Avec cette ligne de financement, le gouvernement du Sénégal finance des femmes entrepreneurs sénégalaises établies dans la diaspora. En plus de cela aussi la ligne le gouvernement sénégalais a mis en place, la ligne FSE dédiée au sénégalais de l’extérieur et qui veut retourner au Sénégal pour la création d’entreprise. D’autres programmes à l’image du projet « perspective via la coopération Sud-Sud » déroulés avec la direction d’appui aux sénégalais de l’extérieur viennent également contribuer à accompagner les potentiels candidats à la migration irrégulière et les migrants de retour.

Chez les partenaires de l’État comme l’Union Européenne et la coopération espagnole, de nombreux efforts consentis pour lutter contre le fléau sont à saluer, comme l’ambitieux programme Migrant comme messager (MaM), de l’organisation internationale pour les migrations. Ce programme mis 
en œuvre dans sept pays d'Afrique de l'Ouest (Côte d'Ivoire, Gambie, Guinée, Liberia, Nigeria, Sénégal et Sierra-Leone), vise à sensibiliser sur les risques et dangers liés à la migration irrégulière grâce à la participation et aux témoignages de migrants de retour. Depuis 2018, plus de 290 Volontaires ont rejoint le programme, dont 56 au Sénégal. Selon le rapport 2018 de l’ANSD sur la migration au Sénégal, « un total de 3.023 migrants de retour a été assisté par l’OIM en 2017. Ces migrants de retour sont en majorité des hommes estimés à 97 % contre 3 % de femmes ».

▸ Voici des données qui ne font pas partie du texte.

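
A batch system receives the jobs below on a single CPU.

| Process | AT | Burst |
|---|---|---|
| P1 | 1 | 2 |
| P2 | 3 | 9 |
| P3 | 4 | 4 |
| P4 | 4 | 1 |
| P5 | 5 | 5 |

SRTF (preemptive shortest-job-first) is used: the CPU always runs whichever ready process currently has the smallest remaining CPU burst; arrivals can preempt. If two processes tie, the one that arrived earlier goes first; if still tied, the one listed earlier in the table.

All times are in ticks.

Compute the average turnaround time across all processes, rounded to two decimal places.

Timeline: | idle 0-1 | P1 1-3 | P2 3-4 | P4 4-5 | P3 5-9 | P5 9-14 | P2 14-22 |
Completion: P1=3  P2=22  P3=9  P4=5  P5=14
Turnaround times: P1=2, P2=19, P3=5, P4=1, P5=9
Average turnaround = (2+19+5+1+9) / 5 = 36/5 = 7.20

7.20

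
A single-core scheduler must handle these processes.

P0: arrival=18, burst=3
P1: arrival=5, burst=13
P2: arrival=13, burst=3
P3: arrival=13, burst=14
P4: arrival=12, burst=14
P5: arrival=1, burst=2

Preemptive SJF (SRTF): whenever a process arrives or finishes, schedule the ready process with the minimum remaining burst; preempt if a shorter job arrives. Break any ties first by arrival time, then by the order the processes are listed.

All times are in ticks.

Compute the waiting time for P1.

Schedule: | idle 0-1 | P5 1-3 | idle 3-5 | P1 5-13 | P2 13-16 | P1 16-21 | P0 21-24 | P4 24-38 | P3 38-52 |
Completion: P0=24  P1=21  P2=16  P3=52  P4=38  P5=3
Waiting(P1) = turnaround − burst = 16 − 13 = 3

3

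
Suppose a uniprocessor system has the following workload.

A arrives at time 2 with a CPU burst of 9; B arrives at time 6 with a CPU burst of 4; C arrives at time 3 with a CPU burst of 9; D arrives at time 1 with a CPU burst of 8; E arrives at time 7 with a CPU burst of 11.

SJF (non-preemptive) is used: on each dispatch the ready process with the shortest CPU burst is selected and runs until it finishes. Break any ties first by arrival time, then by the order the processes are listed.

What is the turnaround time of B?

Schedule: | idle 0-1 | D 1-9 | B 9-13 | A 13-22 | C 22-31 | E 31-42 |
Completion: A=22  B=13  C=31  D=9  E=42
Turnaround(B) = completion − arrival = 13 − 6 = 7

7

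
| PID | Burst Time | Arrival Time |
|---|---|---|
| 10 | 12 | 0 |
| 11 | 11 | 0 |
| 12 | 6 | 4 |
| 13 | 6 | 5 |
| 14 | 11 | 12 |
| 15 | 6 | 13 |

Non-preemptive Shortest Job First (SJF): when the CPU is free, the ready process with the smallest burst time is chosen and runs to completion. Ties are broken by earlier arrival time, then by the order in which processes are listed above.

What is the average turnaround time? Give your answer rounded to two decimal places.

Gantt: | 11 0-11 | 12 11-17 | 13 17-23 | 15 23-29 | 14 29-40 | 10 40-52 |
Completion: 10=52  11=11  12=17  13=23  14=40  15=29
Turnaround times: 10=52, 11=11, 12=13, 13=18, 14=28, 15=16
Average turnaround = (52+11+13+18+28+16) / 6 = 138/6 = 23.00

23.00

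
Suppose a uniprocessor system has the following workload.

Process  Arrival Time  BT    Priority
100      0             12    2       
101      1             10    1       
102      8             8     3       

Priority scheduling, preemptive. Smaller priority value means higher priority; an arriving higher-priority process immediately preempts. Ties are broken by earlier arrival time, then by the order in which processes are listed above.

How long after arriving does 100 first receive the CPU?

Gantt: | 100 0-1 | 101 1-11 | 100 11-22 | 102 22-30 |
Completion: 100=22  101=11  102=30
Response(100) = first start − arrival = 0 − 0 = 0

0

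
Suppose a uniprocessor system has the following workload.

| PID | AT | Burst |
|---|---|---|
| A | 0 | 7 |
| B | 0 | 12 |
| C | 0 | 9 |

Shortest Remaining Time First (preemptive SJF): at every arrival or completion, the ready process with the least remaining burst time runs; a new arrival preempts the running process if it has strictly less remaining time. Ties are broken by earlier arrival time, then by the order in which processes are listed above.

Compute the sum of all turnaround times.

Timeline: | A 0-7 | C 7-16 | B 16-28 |
Completion: A=7  B=28  C=16
Turnaround (C−A): A=7  B=28  C=16
Turnaround = completion − arrival: A=7, B=28, C=16
Total turnaround = 7 + 28 + 16 = 51

51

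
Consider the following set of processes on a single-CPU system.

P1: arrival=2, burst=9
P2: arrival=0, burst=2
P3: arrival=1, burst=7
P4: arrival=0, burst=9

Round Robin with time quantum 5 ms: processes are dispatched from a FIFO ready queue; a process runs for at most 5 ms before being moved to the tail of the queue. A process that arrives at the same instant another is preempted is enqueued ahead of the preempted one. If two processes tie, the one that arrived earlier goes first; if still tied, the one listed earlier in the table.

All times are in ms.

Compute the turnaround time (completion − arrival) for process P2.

2

Timeline: | P2 0-2 | P4 2-7 | P3 7-12 | P1 12-17 | P4 17-21 | P3 21-23 | P1 23-27 |
Completion: P1=27  P2=2  P3=23  P4=21
Turnaround(P2) = completion − arrival = 2 − 0 = 2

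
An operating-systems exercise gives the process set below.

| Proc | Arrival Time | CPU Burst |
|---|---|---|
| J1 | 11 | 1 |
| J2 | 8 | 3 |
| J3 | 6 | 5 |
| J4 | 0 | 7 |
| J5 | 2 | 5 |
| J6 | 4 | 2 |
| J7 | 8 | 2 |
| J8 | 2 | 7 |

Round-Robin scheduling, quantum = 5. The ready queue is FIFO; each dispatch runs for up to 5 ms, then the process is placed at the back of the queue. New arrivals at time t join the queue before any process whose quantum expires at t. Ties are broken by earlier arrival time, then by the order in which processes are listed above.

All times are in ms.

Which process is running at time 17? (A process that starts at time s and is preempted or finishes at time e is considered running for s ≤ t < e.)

J4

Gantt: | J4 0-5 | J5 5-10 | J8 10-15 | J6 15-17 | J4 17-19 | J3 19-24 | J2 24-27 | J7 27-29 | J1 29-30 | J8 30-32 |
Completion: J1=30  J2=27  J3=24  J4=19  J5=10  J6=17  J7=29  J8=32
Turnaround (C−A): J1=19  J2=19  J3=18  J4=19  J5=8  J6=13  J7=21  J8=30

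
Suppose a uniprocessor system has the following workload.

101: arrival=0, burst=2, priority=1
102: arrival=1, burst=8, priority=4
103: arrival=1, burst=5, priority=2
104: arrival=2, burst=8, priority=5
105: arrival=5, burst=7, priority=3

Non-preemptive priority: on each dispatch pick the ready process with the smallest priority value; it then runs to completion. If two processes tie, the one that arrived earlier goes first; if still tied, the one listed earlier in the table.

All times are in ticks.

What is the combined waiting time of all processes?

Schedule: | 101 0-2 | 103 2-7 | 105 7-14 | 102 14-22 | 104 22-30 |
Completion: 101=2  102=22  103=7  104=30  105=14
Turnaround (C−A): 101=2  102=21  103=6  104=28  105=9
Waiting = turnaround − burst: 101=0, 102=13, 103=1, 104=20, 105=2
Total waiting = 0 + 13 + 1 + 20 + 2 = 36

36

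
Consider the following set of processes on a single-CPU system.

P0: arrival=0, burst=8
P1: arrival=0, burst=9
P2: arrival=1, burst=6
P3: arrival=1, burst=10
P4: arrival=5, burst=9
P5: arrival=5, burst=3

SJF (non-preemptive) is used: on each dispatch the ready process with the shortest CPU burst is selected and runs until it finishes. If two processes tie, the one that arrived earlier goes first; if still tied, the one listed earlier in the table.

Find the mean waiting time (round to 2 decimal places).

14.17

Gantt: | P0 0-8 | P5 8-11 | P2 11-17 | P1 17-26 | P4 26-35 | P3 35-45 |
Completion: P0=8  P1=26  P2=17  P3=45  P4=35  P5=11
Waiting times: P0=0, P1=17, P2=10, P3=34, P4=21, P5=3
Average waiting = (0+17+10+34+21+3) / 6 = 85/6 = 14.17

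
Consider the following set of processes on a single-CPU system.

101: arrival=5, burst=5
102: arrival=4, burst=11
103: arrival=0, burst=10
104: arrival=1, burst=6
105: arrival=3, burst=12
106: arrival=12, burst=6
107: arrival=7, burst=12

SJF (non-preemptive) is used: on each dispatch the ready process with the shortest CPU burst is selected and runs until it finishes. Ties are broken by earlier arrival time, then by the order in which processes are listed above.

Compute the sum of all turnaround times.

Gantt: | 103 0-10 | 101 10-15 | 104 15-21 | 106 21-27 | 102 27-38 | 105 38-50 | 107 50-62 |
Completion: 101=15  102=38  103=10  104=21  105=50  106=27  107=62
Turnaround = completion − arrival: 101=10, 102=34, 103=10, 104=20, 105=47, 106=15, 107=55
Total turnaround = 10 + 34 + 10 + 20 + 47 + 15 + 55 = 191

191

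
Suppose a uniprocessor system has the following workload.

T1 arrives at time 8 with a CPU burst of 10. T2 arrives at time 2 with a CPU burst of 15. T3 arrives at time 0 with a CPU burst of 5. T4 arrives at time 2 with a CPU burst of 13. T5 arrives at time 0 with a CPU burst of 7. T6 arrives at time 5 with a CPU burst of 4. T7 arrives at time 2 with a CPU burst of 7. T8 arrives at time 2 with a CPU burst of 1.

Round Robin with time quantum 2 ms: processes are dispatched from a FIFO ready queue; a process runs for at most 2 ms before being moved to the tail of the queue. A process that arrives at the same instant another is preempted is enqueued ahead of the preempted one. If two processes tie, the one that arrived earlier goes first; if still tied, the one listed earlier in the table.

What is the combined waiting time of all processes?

248

Schedule: | T3 0-2 | T5 2-4 | T2 4-6 | T4 6-8 | T7 8-10 | T8 10-11 | T3 11-13 | T5 13-15 | T6 15-17 | T2 17-19 | T1 19-21 | T4 21-23 | T7 23-25 | T3 25-26 | T5 26-28 | T6 28-30 | T2 30-32 | T1 32-34 | T4 34-36 | T7 36-38 | T5 38-39 | T2 39-41 | T1 41-43 | T4 43-45 | T7 45-46 | T2 46-48 | T1 48-50 | T4 50-52 | T2 52-54 | T1 54-56 | T4 56-58 | T2 58-60 | T4 60-61 | T2 61-62 |
Completion: T1=56  T2=62  T3=26  T4=61  T5=39  T6=30  T7=46  T8=11
Waiting = turnaround − burst: T1=38, T2=45, T3=21, T4=46, T5=32, T6=21, T7=37, T8=8
Total waiting = 38 + 45 + 21 + 46 + 32 + 21 + 37 + 8 = 248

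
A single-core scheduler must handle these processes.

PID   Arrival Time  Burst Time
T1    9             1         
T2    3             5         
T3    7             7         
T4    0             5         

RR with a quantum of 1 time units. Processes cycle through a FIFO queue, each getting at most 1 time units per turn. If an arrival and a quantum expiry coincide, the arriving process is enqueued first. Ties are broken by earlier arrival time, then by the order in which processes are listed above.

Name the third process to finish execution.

Gantt: | T4 0-3 | T2 3-4 | T4 4-5 | T2 5-6 | T4 6-7 | T2 7-8 | T3 8-9 | T2 9-10 | T1 10-11 | T3 11-12 | T2 12-13 | T3 13-18 |
Completion: T1=11  T2=13  T3=18  T4=7
Finish order: T4 → T1 → T2 → T3

T2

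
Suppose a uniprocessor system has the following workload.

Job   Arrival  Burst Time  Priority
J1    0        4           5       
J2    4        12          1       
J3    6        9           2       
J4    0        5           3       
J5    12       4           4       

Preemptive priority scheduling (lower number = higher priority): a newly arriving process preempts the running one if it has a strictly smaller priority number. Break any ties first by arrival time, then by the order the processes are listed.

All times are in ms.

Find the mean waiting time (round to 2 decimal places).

15.00

Gantt: | J4 0-4 | J2 4-16 | J3 16-25 | J4 25-26 | J5 26-30 | J1 30-34 |
Completion: J1=34  J2=16  J3=25  J4=26  J5=30
Turnaround (C−A): J1=34  J2=12  J3=19  J4=26  J5=18
Waiting times: J1=30, J2=0, J3=10, J4=21, J5=14
Average waiting = (30+0+10+21+14) / 5 = 75/5 = 15.00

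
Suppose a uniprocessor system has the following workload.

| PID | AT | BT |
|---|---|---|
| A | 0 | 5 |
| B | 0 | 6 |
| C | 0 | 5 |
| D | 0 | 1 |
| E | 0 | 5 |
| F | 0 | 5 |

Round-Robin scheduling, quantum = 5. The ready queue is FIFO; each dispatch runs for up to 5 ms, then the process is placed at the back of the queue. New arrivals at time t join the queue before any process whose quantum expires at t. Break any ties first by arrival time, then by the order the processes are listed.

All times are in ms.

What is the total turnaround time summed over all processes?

Timeline: | A 0-5 | B 5-10 | C 10-15 | D 15-16 | E 16-21 | F 21-26 | B 26-27 |
Completion: A=5  B=27  C=15  D=16  E=21  F=26
Turnaround (C−A): A=5  B=27  C=15  D=16  E=21  F=26
Turnaround = completion − arrival: A=5, B=27, C=15, D=16, E=21, F=26
Total turnaround = 5 + 27 + 15 + 16 + 21 + 26 = 110

110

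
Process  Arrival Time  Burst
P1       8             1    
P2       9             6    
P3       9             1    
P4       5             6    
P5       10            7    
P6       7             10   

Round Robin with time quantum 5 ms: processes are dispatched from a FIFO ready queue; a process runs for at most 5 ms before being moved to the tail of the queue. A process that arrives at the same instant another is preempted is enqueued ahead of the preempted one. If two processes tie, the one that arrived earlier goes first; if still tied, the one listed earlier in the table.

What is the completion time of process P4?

Timeline: | idle 0-5 | P4 5-10 | P6 10-15 | P1 15-16 | P2 16-21 | P3 21-22 | P5 22-27 | P4 27-28 | P6 28-33 | P2 33-34 | P5 34-36 |
Completion: P1=16  P2=34  P3=22  P4=28  P5=36  P6=33

28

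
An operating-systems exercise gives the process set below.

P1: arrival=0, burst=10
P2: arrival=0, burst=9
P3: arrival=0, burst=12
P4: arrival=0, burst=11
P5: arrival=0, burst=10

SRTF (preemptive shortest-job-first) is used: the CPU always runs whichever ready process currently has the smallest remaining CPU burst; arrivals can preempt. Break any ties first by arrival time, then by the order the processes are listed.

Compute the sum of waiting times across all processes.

97

Schedule: | P2 0-9 | P1 9-19 | P5 19-29 | P4 29-40 | P3 40-52 |
Completion: P1=19  P2=9  P3=52  P4=40  P5=29
Turnaround (C−A): P1=19  P2=9  P3=52  P4=40  P5=29
Waiting = turnaround − burst: P1=9, P2=0, P3=40, P4=29, P5=19
Total waiting = 9 + 0 + 40 + 29 + 19 = 97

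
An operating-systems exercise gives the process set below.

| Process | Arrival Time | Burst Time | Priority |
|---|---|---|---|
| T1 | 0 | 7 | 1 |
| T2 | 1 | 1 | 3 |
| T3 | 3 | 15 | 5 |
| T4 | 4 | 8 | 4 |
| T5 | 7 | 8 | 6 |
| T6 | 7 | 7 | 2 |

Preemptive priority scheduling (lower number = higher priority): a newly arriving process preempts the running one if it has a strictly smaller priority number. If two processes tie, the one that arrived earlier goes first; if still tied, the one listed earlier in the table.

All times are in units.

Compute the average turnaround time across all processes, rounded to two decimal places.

Schedule: | T1 0-7 | T6 7-14 | T2 14-15 | T4 15-23 | T3 23-38 | T5 38-46 |
Completion: T1=7  T2=15  T3=38  T4=23  T5=46  T6=14
Turnaround (C−A): T1=7  T2=14  T3=35  T4=19  T5=39  T6=7
Turnaround times: T1=7, T2=14, T3=35, T4=19, T5=39, T6=7
Average turnaround = (7+14+35+19+39+7) / 6 = 121/6 = 20.17

20.17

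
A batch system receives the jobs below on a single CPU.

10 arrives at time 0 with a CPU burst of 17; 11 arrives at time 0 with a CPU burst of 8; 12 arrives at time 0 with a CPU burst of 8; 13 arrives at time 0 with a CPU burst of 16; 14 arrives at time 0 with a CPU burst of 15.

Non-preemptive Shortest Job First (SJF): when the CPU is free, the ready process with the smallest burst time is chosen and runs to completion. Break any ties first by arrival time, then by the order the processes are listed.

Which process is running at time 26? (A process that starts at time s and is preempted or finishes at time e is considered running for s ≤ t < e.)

Timeline: | 11 0-8 | 12 8-16 | 14 16-31 | 13 31-47 | 10 47-64 |
Completion: 10=64  11=8  12=16  13=47  14=31

14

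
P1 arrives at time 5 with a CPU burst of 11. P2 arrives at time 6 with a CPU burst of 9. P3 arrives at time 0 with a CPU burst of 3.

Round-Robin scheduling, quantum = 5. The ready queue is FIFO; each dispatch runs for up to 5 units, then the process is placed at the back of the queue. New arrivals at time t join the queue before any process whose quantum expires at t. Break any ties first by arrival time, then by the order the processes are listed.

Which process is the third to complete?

Timeline: | P3 0-3 | idle 3-5 | P1 5-10 | P2 10-15 | P1 15-20 | P2 20-24 | P1 24-25 |
Completion: P1=25  P2=24  P3=3
Turnaround (C−A): P1=20  P2=18  P3=3
Finish order: P3 → P2 → P1

P1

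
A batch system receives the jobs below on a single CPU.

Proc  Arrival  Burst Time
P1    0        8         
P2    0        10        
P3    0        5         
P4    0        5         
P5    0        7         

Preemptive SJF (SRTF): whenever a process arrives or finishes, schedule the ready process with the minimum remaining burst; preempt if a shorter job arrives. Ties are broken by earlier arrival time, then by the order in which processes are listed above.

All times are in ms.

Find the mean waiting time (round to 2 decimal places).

11.40

Timeline: | P3 0-5 | P4 5-10 | P5 10-17 | P1 17-25 | P2 25-35 |
Completion: P1=25  P2=35  P3=5  P4=10  P5=17
Waiting times: P1=17, P2=25, P3=0, P4=5, P5=10
Average waiting = (17+25+0+5+10) / 5 = 57/5 = 11.40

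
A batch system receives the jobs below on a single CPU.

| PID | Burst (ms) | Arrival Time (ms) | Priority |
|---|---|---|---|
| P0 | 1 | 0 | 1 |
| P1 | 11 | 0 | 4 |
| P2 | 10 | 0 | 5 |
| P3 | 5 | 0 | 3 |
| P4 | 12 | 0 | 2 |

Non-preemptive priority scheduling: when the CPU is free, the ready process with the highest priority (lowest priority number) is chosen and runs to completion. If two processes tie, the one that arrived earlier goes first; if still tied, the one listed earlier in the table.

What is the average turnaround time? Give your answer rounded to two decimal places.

20.00

Schedule: | P0 0-1 | P4 1-13 | P3 13-18 | P1 18-29 | P2 29-39 |
Completion: P0=1  P1=29  P2=39  P3=18  P4=13
Turnaround (C−A): P0=1  P1=29  P2=39  P3=18  P4=13
Turnaround times: P0=1, P1=29, P2=39, P3=18, P4=13
Average turnaround = (1+29+39+18+13) / 5 = 100/5 = 20.00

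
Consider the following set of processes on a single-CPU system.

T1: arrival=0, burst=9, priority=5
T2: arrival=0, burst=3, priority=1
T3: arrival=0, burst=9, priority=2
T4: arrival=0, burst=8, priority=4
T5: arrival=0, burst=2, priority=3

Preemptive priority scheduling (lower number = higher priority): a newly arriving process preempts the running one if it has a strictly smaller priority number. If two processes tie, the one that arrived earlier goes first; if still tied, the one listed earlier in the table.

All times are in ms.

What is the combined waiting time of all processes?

Gantt: | T2 0-3 | T3 3-12 | T5 12-14 | T4 14-22 | T1 22-31 |
Completion: T1=31  T2=3  T3=12  T4=22  T5=14
Waiting = turnaround − burst: T1=22, T2=0, T3=3, T4=14, T5=12
Total waiting = 22 + 0 + 3 + 14 + 12 = 51

51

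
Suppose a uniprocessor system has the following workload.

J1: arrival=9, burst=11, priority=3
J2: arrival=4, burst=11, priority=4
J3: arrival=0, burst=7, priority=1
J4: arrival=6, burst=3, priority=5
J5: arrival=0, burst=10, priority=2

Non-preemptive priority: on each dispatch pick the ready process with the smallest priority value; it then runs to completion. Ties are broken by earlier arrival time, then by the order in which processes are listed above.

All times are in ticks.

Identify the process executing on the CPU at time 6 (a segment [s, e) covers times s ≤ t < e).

J3

Timeline: | J3 0-7 | J5 7-17 | J1 17-28 | J2 28-39 | J4 39-42 |
Completion: J1=28  J2=39  J3=7  J4=42  J5=17
Turnaround (C−A): J1=19  J2=35  J3=7  J4=36  J5=17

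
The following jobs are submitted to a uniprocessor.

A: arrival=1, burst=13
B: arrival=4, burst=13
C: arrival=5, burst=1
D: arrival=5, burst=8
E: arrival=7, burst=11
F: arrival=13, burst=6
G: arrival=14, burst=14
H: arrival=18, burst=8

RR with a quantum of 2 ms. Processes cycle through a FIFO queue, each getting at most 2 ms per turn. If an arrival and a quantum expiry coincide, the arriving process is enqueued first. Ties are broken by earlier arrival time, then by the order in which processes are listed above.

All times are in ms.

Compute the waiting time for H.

Timeline: | idle 0-1 | A 1-5 | B 5-7 | C 7-8 | D 8-10 | A 10-12 | E 12-14 | B 14-16 | D 16-18 | A 18-20 | F 20-22 | G 22-24 | E 24-26 | B 26-28 | H 28-30 | D 30-32 | A 32-34 | F 34-36 | G 36-38 | E 38-40 | B 40-42 | H 42-44 | D 44-46 | A 46-48 | F 48-50 | G 50-52 | E 52-54 | B 54-56 | H 56-58 | A 58-59 | G 59-61 | E 61-63 | B 63-65 | H 65-67 | G 67-69 | E 69-70 | B 70-71 | G 71-75 |
Completion: A=59  B=71  C=8  D=46  E=70  F=50  G=75  H=67
Turnaround (C−A): A=58  B=67  C=3  D=41  E=63  F=37  G=61  H=49
Waiting(H) = turnaround − burst = 49 − 8 = 41

41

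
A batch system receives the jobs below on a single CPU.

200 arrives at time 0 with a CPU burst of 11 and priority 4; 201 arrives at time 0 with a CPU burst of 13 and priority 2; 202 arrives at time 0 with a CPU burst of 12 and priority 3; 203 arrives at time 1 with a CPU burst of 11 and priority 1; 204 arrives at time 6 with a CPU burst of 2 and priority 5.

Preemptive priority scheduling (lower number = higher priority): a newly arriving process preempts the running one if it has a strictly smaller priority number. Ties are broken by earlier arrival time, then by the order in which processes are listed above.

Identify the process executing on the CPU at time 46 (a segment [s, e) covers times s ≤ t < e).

Gantt: | 201 0-1 | 203 1-12 | 201 12-24 | 202 24-36 | 200 36-47 | 204 47-49 |
Completion: 200=47  201=24  202=36  203=12  204=49
Turnaround (C−A): 200=47  201=24  202=36  203=11  204=43

200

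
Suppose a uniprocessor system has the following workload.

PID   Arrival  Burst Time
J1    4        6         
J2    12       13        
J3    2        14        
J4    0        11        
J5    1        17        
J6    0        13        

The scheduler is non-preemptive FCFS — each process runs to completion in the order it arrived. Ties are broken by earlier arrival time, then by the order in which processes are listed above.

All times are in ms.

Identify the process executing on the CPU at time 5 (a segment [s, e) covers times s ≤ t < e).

Schedule: | J4 0-11 | J6 11-24 | J5 24-41 | J3 41-55 | J1 55-61 | J2 61-74 |
Completion: J1=61  J2=74  J3=55  J4=11  J5=41  J6=24
Turnaround (C−A): J1=57  J2=62  J3=53  J4=11  J5=40  J6=24

J4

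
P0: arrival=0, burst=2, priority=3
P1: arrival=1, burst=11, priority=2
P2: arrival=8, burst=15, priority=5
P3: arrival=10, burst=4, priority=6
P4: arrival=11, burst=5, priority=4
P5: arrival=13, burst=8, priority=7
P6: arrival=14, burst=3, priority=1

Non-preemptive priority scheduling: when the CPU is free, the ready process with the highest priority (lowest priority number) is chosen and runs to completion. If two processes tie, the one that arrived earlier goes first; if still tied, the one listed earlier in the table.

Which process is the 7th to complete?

Gantt: | P0 0-2 | P1 2-13 | P4 13-18 | P6 18-21 | P2 21-36 | P3 36-40 | P5 40-48 |
Completion: P0=2  P1=13  P2=36  P3=40  P4=18  P5=48  P6=21
Turnaround (C−A): P0=2  P1=12  P2=28  P3=30  P4=7  P5=35  P6=7
Finish order: P0 → P1 → P4 → P6 → P2 → P3 → P5

P5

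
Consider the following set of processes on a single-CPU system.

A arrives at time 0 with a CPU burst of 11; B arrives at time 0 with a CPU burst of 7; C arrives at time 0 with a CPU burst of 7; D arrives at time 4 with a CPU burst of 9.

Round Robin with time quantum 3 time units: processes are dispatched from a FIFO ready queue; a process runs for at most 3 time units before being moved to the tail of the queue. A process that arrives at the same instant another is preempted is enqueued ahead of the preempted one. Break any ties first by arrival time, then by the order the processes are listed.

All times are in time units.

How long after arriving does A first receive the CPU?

Timeline: | A 0-3 | B 3-6 | C 6-9 | A 9-12 | D 12-15 | B 15-18 | C 18-21 | A 21-24 | D 24-27 | B 27-28 | C 28-29 | A 29-31 | D 31-34 |
Completion: A=31  B=28  C=29  D=34
Turnaround (C−A): A=31  B=28  C=29  D=30
Response(A) = first start − arrival = 0 − 0 = 0

0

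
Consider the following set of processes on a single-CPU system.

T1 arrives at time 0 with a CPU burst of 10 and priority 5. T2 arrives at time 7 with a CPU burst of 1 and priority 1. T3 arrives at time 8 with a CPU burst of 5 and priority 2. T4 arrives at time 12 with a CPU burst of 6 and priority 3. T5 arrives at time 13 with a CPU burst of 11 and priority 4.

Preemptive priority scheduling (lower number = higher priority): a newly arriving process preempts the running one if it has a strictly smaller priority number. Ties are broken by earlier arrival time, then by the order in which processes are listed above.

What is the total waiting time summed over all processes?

Schedule: | T1 0-7 | T2 7-8 | T3 8-13 | T4 13-19 | T5 19-30 | T1 30-33 |
Completion: T1=33  T2=8  T3=13  T4=19  T5=30
Turnaround (C−A): T1=33  T2=1  T3=5  T4=7  T5=17
Waiting = turnaround − burst: T1=23, T2=0, T3=0, T4=1, T5=6
Total waiting = 23 + 0 + 0 + 1 + 6 = 30

30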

En outre, pour contenir les jeunes dans le pays, le gouvernement du Sénégal a initié d'importants programmes de financement dédiés à la jeunesse et les femmes tels que : la DER/FJ, le FONSIS, le FONGIP, l’ANPEJ. Tous ces programmes cherchent à promouvoir l’auto-emploi à travers l’entreprenariat des jeunes et des femmes afin de lutter contre les départs massifs de cette frange jeune de la population sénégalaise vers l’Europe. 

 

Gouvernance migratoire : Le Sénégal entre défis et perspectives…
Les jeunes plus que jamais déterminés à partir

Cependant, malgré tous ces efforts, politiques et programmes, force est de constater que la migration irrégulière persiste toujours au Sénégal et continue de faire des victimes surtout auprès des franges jeunes de la population qui n’hésitent pas d’emprunter la voie irrégulière pour aller en Europe à chaque fois que l’occasion se présente. « Plus de 3.000 personnes sont décédées ou portées disparues en mer durant leur tentative de rejoindre l’Europe via la Méditerranée centrale et occidentale ou l’Atlantique en 2021 », a renseigné le Haut-commissariat des réfugiés (HCR), lors de la conférence de presse du 29 Avril 2022 au Palais des Nations à Genève. La même source indique que « la plupart des traversées en mer s’effectuent à bord d’embarcations gonflables, bondées et en mauvais état, dont beaucoup ont chaviré ou se sont dégonflées, entraînant des pertes en vies humaines. La traversée depuis les États côtiers d’Afrique de l’Ouest, comme le Sénégal et la Mauritanie, et les îles Canaries est longue et périlleuse ».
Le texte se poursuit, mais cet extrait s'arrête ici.